Fileleftheros Rum Yönetiminin, Avrupa Konseyi Bakanlar Komitesi’ne gönderdiği muhtırada, Karpaz bölgesindeki eski malları için Rumların TMK’ya yaptığı 422 başvurudan henüz 43’ünün tamamlanıp karara bağlandığı, 12 başvurunun geri çekildiği, bu durumun TMK’nın karşılaştığı sistemli sorunların göstergesi olduğu iddiasını ortaya koyduğunu yazdı.

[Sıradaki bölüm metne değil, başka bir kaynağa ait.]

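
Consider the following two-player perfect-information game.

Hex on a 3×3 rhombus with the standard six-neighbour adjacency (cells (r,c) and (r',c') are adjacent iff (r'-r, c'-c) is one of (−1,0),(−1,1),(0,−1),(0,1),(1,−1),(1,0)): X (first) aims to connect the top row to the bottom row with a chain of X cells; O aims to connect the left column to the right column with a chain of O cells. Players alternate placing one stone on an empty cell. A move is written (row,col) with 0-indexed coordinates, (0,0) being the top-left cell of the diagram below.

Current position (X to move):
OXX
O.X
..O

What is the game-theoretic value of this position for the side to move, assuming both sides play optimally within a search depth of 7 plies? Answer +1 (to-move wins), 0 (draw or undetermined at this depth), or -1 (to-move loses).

value(OXX/O.X/..O, X) = +1

p1 X@[OXX/O.X/..O]: (1,1)[OXX/OXX/..O]+1* (2,0)[OXX/O.X/X.O]+1 (2,1)[OXX/O.X/.XO]+1
p2 O@[OXX/OXX/..O]: (2,0)[OXX/OXX/O.O]-1* (2,1)[OXX/OXX/.OO]-1
p3 X@[OXX/OXX/O.O]: (2,1)[OXX/OXX/OXO]+1*
p4 O@[OXX/OXX/OXO] terminal -1; root [OXX/O.X/..O] d7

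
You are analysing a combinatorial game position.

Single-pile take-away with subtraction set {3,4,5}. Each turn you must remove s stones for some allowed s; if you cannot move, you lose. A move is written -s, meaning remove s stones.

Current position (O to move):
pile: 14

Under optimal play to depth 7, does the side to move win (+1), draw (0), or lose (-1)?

value(14, O) = +1

ply 1, O at 14 | -3=-1→11; -4=+1→10*; -5=+1→9
ply 2, X at 10 | -3=-1→7*; -4=-1→6; -5=-1→5
ply 3, O at 7 | -3=-1→4; -4=-1→3; -5=+1→2*
ply 4: 2 is terminal -1 (X); from 14 depth 7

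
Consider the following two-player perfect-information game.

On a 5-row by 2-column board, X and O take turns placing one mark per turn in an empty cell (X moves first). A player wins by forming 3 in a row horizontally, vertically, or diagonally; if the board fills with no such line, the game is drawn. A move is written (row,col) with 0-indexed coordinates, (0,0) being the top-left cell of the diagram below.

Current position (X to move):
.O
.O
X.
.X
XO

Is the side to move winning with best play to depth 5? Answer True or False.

[.O/.O/X./.X/XO] X move#1: (0,0):-1/XO/.O/X./.X/XO, (1,0):-1/.O/XO/X./.X/XO, (2,1):+0/.O/.O/XX/.X/XO, (3,0):+1/.O/.O/X./XX/XO*
[.O/.O/X./XX/XO] end (terminal -1, O#2); searched .O/.O/X./.X/XO to 5

X winning at [.O/.O/X./.X/XO]: True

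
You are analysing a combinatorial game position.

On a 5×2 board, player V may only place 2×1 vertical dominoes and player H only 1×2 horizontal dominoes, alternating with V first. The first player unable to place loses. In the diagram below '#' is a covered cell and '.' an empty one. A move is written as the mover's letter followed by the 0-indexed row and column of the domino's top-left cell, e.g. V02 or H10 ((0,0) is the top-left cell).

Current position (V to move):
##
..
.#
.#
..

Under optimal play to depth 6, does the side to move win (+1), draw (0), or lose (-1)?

ply 1, V at ##/../.#/.#/.. | V10=-1→##/#./##/.#/..*; V20=-1→##/../##/##/..; V30=-1→##/../.#/##/#.
ply 2, H at ##/#./##/.#/.. | H40=+1→##/#./##/.#/##*
ply 3: ##/#./##/.#/## is terminal -1 (V); from ##/../.#/.#/.. depth 6

value(##/../.#/.#/.., V) = -1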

Habere göre Rum Yönetimi muhtırası ile, Türkiye’nin, Rum Yönetiminin 4’üncü hükümetler arası başvurusunda Avrupa İnsan Hakları Mahkemesi (AİHM) tarafından saptandığı savunulan,  KKTC’de yaşayan Rumların ve mirasçılarının mülkiyet haklarıyla ilgili  “ihlaller” ile ilgili bir dizi konuda  izahat vermesini istiyor.  Muhtırada,  Rumların “mahsurlar” diye tabir ettiği KKTC sınırları içerisinde yaşayan Rumların 1974 sonrasındaki sayısının 20 bin civarında olduğu belirtilerek, “süregelen bu ihlallerden” etkilenen kişi sayısının çok olduğu öne sürülüyor.

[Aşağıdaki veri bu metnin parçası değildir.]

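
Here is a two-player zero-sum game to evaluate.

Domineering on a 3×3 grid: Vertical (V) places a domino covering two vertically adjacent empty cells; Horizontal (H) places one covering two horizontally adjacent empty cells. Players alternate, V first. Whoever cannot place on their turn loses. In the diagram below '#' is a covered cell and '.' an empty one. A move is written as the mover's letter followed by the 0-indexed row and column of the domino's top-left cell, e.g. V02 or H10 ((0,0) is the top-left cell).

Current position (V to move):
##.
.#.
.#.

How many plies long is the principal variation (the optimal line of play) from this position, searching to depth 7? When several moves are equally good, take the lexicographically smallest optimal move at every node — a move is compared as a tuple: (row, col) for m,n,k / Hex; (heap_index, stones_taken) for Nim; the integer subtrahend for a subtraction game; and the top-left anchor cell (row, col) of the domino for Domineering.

ply 1, V at ##./.#./.#. | V02=+1→###/.##/.#.*; V10=+1→##./##./##.; V12=+1→##./.##/.##
ply 2: ###/.##/.#. is terminal -1 (H); from ##./.#./.#. depth 7

PV length from [##./.#./.#.]: 1 ply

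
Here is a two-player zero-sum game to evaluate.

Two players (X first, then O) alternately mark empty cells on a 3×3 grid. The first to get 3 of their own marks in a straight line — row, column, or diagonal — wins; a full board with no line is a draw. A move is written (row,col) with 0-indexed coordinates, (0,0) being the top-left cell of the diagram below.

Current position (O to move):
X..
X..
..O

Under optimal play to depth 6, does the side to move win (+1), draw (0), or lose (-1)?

value(X../X../..O, O) = +1

p1 O@[X../X../..O]: (0,1)[XO./X../..O]-1 (0,2)[X.O/X../..O]-1 (1,1)[X../XO./..O]-1 (1,2)[X../X.O/..O]-1 (2,0)[X../X../O.O]+1* (2,1)[X../X../.OO]-1
p2 X@[X../X../O.O]: (0,1)[XX./X../O.O]-1* (0,2)[X.X/X../O.O]-1 (1,1)[X../XX./O.O]-1 (1,2)[X../X.X/O.O]-1 (2,1)[X../X../OXO]-1
p3 O@[XX./X../O.O]: (0,2)[XXO/X../O.O]+1* (1,1)[XX./XO./O.O]-1 (1,2)[XX./X.O/O.O]-1 (2,1)[XX./X../OOO]+1
p4 X@[XXO/X../O.O]: (1,1)[XXO/XX./O.O]-1* (1,2)[XXO/X.X/O.O]-1 (2,1)[XXO/X../OXO]-1
p5 O@[XXO/XX./O.O]: (1,2)[XXO/XXO/O.O]+1* (2,1)[XXO/XX./OOO]+1
p6 X@[XXO/XXO/O.O] terminal -1; root [X../X../..O] d6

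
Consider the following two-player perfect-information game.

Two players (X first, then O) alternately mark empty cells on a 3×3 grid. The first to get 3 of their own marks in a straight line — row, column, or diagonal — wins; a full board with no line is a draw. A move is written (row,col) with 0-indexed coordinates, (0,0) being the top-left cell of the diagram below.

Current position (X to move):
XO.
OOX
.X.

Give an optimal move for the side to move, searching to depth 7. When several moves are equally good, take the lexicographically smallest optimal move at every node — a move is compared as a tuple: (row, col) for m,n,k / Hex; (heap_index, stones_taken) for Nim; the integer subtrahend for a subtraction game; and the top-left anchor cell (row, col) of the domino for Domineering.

p1 X@[XO./OOX/.X.]: (0,2)[XOX/OOX/.X.]+0 (2,0)[XO./OOX/XX.]+0 (2,2)[XO./OOX/.XX]+1*
p2 O@[XO./OOX/.XX]: (0,2)[XOO/OOX/.XX]-1* (2,0)[XO./OOX/OXX]-1
p3 X@[XOO/OOX/.XX]: (2,0)[XOO/OOX/XXX]+1*
p4 O@[XOO/OOX/XXX] terminal -1; root [XO./OOX/.X.] d7

X's best at [XO./OOX/.X.]: (2,2)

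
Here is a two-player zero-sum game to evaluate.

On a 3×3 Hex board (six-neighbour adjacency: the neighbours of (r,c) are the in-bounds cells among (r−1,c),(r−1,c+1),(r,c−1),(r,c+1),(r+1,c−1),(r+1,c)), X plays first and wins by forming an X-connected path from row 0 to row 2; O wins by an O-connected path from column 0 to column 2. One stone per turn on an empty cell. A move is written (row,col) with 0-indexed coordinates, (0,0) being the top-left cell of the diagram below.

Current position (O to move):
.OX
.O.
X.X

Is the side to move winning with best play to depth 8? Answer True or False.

ply 1, O at .OX/.O./X.X | (0,0)=-1→OOX/.O./X.X; (1,0)=-1→.OX/OO./X.X; (1,2)=+1→.OX/.OO/X.X*; (2,1)=-1→.OX/.O./XOX
ply 2, X at .OX/.OO/X.X | (0,0)=-1→XOX/.OO/X.X*; (1,0)=-1→.OX/XOO/X.X; (2,1)=-1→.OX/.OO/XXX
ply 3, O at XOX/.OO/X.X | (1,0)=+1→XOX/OOO/X.X*; (2,1)=-1→XOX/.OO/XOX
ply 4: XOX/OOO/X.X is terminal -1 (X); from .OX/.O./X.X depth 8

O winning at [.OX/.O./X.X]: True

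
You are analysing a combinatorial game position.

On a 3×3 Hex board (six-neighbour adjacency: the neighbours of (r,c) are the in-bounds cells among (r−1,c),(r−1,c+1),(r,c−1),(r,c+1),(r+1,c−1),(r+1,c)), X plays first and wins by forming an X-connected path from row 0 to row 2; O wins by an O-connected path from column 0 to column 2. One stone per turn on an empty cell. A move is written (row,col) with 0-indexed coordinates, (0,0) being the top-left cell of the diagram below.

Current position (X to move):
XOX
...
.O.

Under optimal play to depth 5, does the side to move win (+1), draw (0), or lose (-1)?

value(XOX/.../.O., X) = +1

p1 X@[XOX/.../.O.]: (1,0)[XOX/X../.O.]-1 (1,1)[XOX/.X./.O.]-1 (1,2)[XOX/..X/.O.]+1* (2,0)[XOX/.../XO.]+1 (2,2)[XOX/.../.OX]+1
p2 O@[XOX/..X/.O.]: (1,0)[XOX/O.X/.O.]-1* (1,1)[XOX/.OX/.O.]-1 (2,0)[XOX/..X/OO.]-1 (2,2)[XOX/..X/.OO]-1
p3 X@[XOX/O.X/.O.]: (1,1)[XOX/OXX/.O.]+1* (2,0)[XOX/O.X/XO.]+1 (2,2)[XOX/O.X/.OX]+1
p4 O@[XOX/OXX/.O.]: (2,0)[XOX/OXX/OO.]-1* (2,2)[XOX/OXX/.OO]-1
p5 X@[XOX/OXX/OO.]: (2,2)[XOX/OXX/OOX]+1*
p6 O@[XOX/OXX/OOX] terminal -1; root [XOX/.../.O.] d5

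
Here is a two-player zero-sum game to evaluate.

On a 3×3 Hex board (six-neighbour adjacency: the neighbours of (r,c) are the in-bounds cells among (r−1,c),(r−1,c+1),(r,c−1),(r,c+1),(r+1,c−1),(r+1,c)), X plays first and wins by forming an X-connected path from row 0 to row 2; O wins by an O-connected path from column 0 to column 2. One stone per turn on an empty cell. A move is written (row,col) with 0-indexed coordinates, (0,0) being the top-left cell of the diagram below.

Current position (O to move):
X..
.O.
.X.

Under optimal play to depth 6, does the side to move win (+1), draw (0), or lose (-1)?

value(X../.O./.X., O) = +1

ply 1, O at X../.O./.X. | (0,1)=+1→XO./.O./.X.*; (0,2)=+1→X.O/.O./.X.; (1,0)=+1→X../OO./.X.; (1,2)=+1→X../.OO/.X.; (2,0)=+1→X../.O./OX.; (2,2)=+1→X../.O./.XO
ply 2, X at XO./.O./.X. | (0,2)=-1→XOX/.O./.X.*; (1,0)=-1→XO./XO./.X.; (1,2)=-1→XO./.OX/.X.; (2,0)=-1→XO./.O./XX.; (2,2)=-1→XO./.O./.XX
ply 3, O at XOX/.O./.X. | (1,0)=-1→XOX/OO./.X.; (1,2)=+1→XOX/.OO/.X.*; (2,0)=-1→XOX/.O./OX.; (2,2)=-1→XOX/.O./.XO
ply 4, X at XOX/.OO/.X. | (1,0)=-1→XOX/XOO/.X.*; (2,0)=-1→XOX/.OO/XX.; (2,2)=-1→XOX/.OO/.XX
ply 5, O at XOX/XOO/.X. | (2,0)=+1→XOX/XOO/OX.*; (2,2)=-1→XOX/XOO/.XO
ply 6: XOX/XOO/OX. is terminal -1 (X); from X../.O./.X. depth 6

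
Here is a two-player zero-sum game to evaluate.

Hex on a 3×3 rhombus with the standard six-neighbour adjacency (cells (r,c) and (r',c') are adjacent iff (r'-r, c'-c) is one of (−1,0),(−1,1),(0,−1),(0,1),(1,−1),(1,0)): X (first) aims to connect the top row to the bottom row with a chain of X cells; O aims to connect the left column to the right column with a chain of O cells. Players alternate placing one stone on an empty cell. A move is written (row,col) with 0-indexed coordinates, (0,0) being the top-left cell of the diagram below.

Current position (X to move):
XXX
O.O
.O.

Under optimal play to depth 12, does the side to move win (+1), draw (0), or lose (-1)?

p1 X@[XXX/O.O/.O.]: (1,1)[XXX/OXO/.O.]-1* (2,0)[XXX/O.O/XO.]-1 (2,2)[XXX/O.O/.OX]-1
p2 O@[XXX/OXO/.O.]: (2,0)[XXX/OXO/OO.]+1* (2,2)[XXX/OXO/.OO]-1
p3 X@[XXX/OXO/OO.] terminal -1; root [XXX/O.O/.O.] d12

value(XXX/O.O/.O., X) = -1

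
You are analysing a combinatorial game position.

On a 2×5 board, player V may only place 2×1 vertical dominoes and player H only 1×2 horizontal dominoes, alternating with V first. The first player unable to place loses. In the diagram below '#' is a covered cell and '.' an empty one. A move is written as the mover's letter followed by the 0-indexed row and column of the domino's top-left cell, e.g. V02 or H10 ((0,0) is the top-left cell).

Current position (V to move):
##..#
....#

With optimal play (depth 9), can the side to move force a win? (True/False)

V winning at [##..#/....#]: True

p1 V@[##..#/....#]: V02[###.#/..#.#]+1* V03[##.##/...##]-1
p2 H@[###.#/..#.#]: H10[###.#/###.#]-1*
p3 V@[###.#/###.#]: V03[#####/#####]+1*
p4 H@[#####/#####] terminal -1; root [##..#/....#] d9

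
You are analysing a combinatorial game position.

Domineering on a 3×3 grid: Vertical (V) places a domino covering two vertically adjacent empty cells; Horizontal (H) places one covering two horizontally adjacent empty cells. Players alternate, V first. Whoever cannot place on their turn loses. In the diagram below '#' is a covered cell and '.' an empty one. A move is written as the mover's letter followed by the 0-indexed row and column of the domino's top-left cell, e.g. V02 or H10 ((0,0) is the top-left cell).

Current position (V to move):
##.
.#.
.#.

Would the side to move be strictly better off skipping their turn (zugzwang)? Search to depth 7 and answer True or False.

ply 1, V at ##./.#./.#. | V02=+1→###/.##/.#.*; V10=+1→##./##./##.; V12=+1→##./.##/.##
ply 2: ###/.##/.#. is terminal -1 (H); from ##./.#./.#. depth 7
if V skipped the turn, H would face:
~ ply 1: ##./.#./.#. is terminal -1 (H); from ##./.#./.#. depth 7
compare (V): move=+1 vs pass=+1

zugzwang(##./.#./.#., V) = False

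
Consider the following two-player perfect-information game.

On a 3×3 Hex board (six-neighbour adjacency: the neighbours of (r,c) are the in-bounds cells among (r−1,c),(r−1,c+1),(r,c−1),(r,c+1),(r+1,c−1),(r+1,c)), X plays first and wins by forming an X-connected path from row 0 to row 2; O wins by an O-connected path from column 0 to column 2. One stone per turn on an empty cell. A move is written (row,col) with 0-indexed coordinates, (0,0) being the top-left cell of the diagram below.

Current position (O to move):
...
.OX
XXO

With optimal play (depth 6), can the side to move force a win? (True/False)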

Rum Yönetimi, Türkiye’nin,  AİHM’in 12 Mayıs 2014 tarihli kararı ile, etkilenen kişilere ödemesi gereken 90 milyon Euro’yu da ödeyemediğini ileri sürdüğü muhtırasında, Türkiye’nin ödemeyi yapmama sebeplerini izah etmesini istiyor.

Bakanlar Komitesi’ndeki daimi temsilcilerden “AİHM’in hükme bağladığı tazminatların şartsız ödenmesinin hayati öneme sahip olduğunu ve Türkiye’nin yükümlülüklerine uymayı başaramamasından hayal kırıklığı duydukları” yolunda bir beyan talep eden Rum Yönetimi, ayrıca Bakanlar Komitesi’ni, tazminatların derhal ödenmesini talep etmeye de çağırıyor.

Muhtırada ayrıca, Bakanlar Komitesi’nin Türkiye’den KKTC’de (Karpaz) yaşayan Rumların mülkiyet haklarıyla ilgili bir dizi meseleye dair izahat istemesini ve bilgi alır almaz konuyu yeniden incelemesini istiyor.

Rum Yönetiminin, Karpaz’da yaşayan Rumların mülkiyet haklarının ihlal edilmesi ve bu kişilerin mirasçılarının gördüğü muamele hakkında daha önce sunduğu  bilginin güncellenmesi ve yeterli izahat  gerektiği görüşünü yinelediği muhtırada, “bahse konu Rumların sürekli izlendiği, KKTC makamlarının kayıtsızlığına, şeffaf olmayan ve uzun prosedürlere maruz kaldıkları, Kıbrıslı Rum oldukları için gecikmelere maruz kaldıkları”  da iddia edildi.